Me ajude. Se você existe mesmo, me ajude, tudo bem? É por uma boa causa. São por pessoas boas. Eu não sei se Vivian foi a melhor pessoa do mundo mas olhe pra todas essas pessoas. Não sei exatamente como eu preciso de ajuda, mas se você me criou e criou todos eles deve ter uma ideia. Por favor, por favor, por favor. Me dê um sinal. Um que eu entenda. Me diga como eu posso ajudar e eu ajudo.

Alguns segundos de silêncio depois a resposta vem, na forma de Vivian.

Ame-os.

Mas eu amo, respondo. Todos eles.

Diana, é bem simples. A voz dela é tão clara, tão real que me pergunto se já não estou dormindo. Lembra de Anaïs? Lembra o guru? Você não pode salvar todo mundo. Você só pode amá-los. Então vá dormir e pare de falar com Deus.

Espere! ouço minha própria voz. Eu sinto sua falta.

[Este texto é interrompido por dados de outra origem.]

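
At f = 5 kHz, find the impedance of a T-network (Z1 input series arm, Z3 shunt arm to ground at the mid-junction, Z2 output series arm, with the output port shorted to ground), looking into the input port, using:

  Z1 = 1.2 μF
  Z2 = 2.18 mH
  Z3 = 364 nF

Step 1 — Angular frequency: ω = 2π·f = 2π·5000 = 3.142e+04 rad/s.
Step 2 — Component impedances:
  Z1: Z = 1/(jωC) = -j/(ω·C) = 0 - j26.53 Ω
  Z2: Z = jωL = j·3.142e+04·0.00218 = 0 + j68.49 Ω
  Z3: Z = 1/(jωC) = -j/(ω·C) = 0 - j87.45 Ω
Step 3 — With the output port shorted to ground, the output series arm Z2 runs from the junction to ground; the shunt arm Z3 also runs from the junction to ground. They appear in parallel: Z3 || Z2 = 0 + j315.9 Ω.
Step 4 — Series with input arm Z1: Z_in = Z1 + (Z3 || Z2) = 0 + j289.3 Ω = 289.3∠90.0° Ω.

Z = 0 + j289.3 Ω = 289.3∠90.0° Ω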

Não sinta a minha falta. Apenas me ame. Ame meu irmão por mim. Ame Ian. Ame minhas irmãs e os seus amigos. Ame a si mesma. Perdoe eles. Perdoe Vincent. Faça Ian perdoar Vincent. Me deixe ir. É cansativo morar na sua cabeça toda vez que algo ruim acontece. Viva. Ame. Perdoe. Fale com as pessoas. O mundo é bem pequeninho, Diana. Está me escutando? Deixe-me ir. Só me ame. Viva a sua vida. Eu morri, lembra? O mundo é maravilhoso na terra do seguir-em-frente. Aqui tem um livro que você vai gostar, um monte de merda acontece. Mas não vai ler agora, porque você vai viver. Bem vinda ao mundo, Diana. Coisas lindas e coisas terríveis vão acontecer. Então me ame. Esse é o seu sinal. Me ame, porque eu não posso ser salva. Eu morri. Não me reviva. Ame-me.